O deputado federal Marcelo Moraes (PL-RS) declarou à imprensa que: “Quem secretaria a Conicq [Comissão Nacional para Implementação da Convenção-Quadro sobre Controle do Uso do Tabaco] é a Dra. Vera [Luiza da Costa e Silva], que no passado já secretariou também a Convenção-Quadro [chefiou o Secretariado da CQCT] . E nós sabemos que ela, com a escória do governo Lula, é que não permitem a nossa entrada”.2
Mas a Conicq e o governo federal não foram responsáveis por impedir a entrada da comitiva. Organizações intergovernamentais e não-governamentais podem solicitar participação na COP, com status de observadores, desde que seus objetivos estejam alinhados com a Convenção. Nesse caso, precisam enviar um pedido até 90 dias antes da sessão; o Secretariado da CQCT analisa o pedido, prepara um relatório e, com base nele, a Conferência das Partes autoriza ou não o credenciamento. Portanto, não é o governo brasileiro ou a Conicq que toma essa decisão.3
O credenciamento da imprensa, também realizado com antecedência, precisa de aprovação do Secretariado, que analisa cada candidatura.4
Já a delegação brasileira — as pessoas que representam o país nas discussões — é constituída exclusivamente pelo Poder Executivo Federal, sob coordenação do Ministério das Relações Exteriores.5 Os integrantes precisam assinar uma declaração atestando que não têm interesses relacionados à indústria do tabaco.
2. As COPs não permitem a entrada de vozes dissonantes?
Essa é uma alegação comum. O deputado estadual Marcus Vinícius (PP-RS), por exemplo, declarou que “a COP é um evento antidemocrático e totalitário que censura o parlamento e censura a imprensa”,6 enquanto o deputado federal Marcelo Moraes afirmou que “não estamos na Conferência das Partes — aqui só tem uma parte que fala”.2
Na realidade, as decisões das COPs são tomadas a partir de discussões envolvendo vozes dissonantes entre as delegações presentes. Isso não é um problema.
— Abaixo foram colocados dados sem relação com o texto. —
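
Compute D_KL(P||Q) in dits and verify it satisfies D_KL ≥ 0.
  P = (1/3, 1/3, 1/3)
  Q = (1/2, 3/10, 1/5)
0.0305 dits

KL divergence satisfies the Gibbs inequality: D_KL(P||Q) ≥ 0 for all distributions P, Q.

D_KL(P||Q) = Σ p(x) log(p(x)/q(x))
Term by term:
  x=0: 1/3 × log_10[(1/3)/(1/2)] = -0.0587
  x=1: 1/3 × log_10[(1/3)/(3/10)] = 0.0153
  x=2: 1/3 × log_10[(1/3)/(1/5)] = 0.0739
D_KL(P||Q) = 0.0305 dits

D_KL(P||Q) = 0.0305 ≥ 0 ✓

This non-negativity is a fundamental property: relative entropy cannot be negative because it measures how different Q is from P.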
No entanto, o Artigo 5.3 da CQCT determina que as Partes devem proteger suas políticas de controle do tabaco da interferência comercial da indústria.7 As diretrizes de implementação desse artigo8 recomendam explicitamente que os governos evitem qualquer forma de participação — direta ou indireta — da indústria do tabaco em processos decisórios, reconhecendo que “existe um conflito fundamental e irreconciliável entre os interesses comerciais da indústria do tabaco e os interesses das políticas de saúde pública”.
A comitiva brasileira é formada por parlamentares, membros de governos locais e representantes diretos da indústria, como o Sindicato da Indústria do Tabaco (SindiTabaco) e a Associação Brasileira da Indústria do Fumo (Abifumo) e tem o objetivo declarado de “garantir que a delegação oficial brasileira não crie empecilhos à produção de tabaco já estabelecida no País”1 — ou seja, influenciar as decisões da COP, em desacordo com o Artigo 5.3 da CQCT.
3. A exclusão da comitiva fere o Pacto de San José da Costa Rica?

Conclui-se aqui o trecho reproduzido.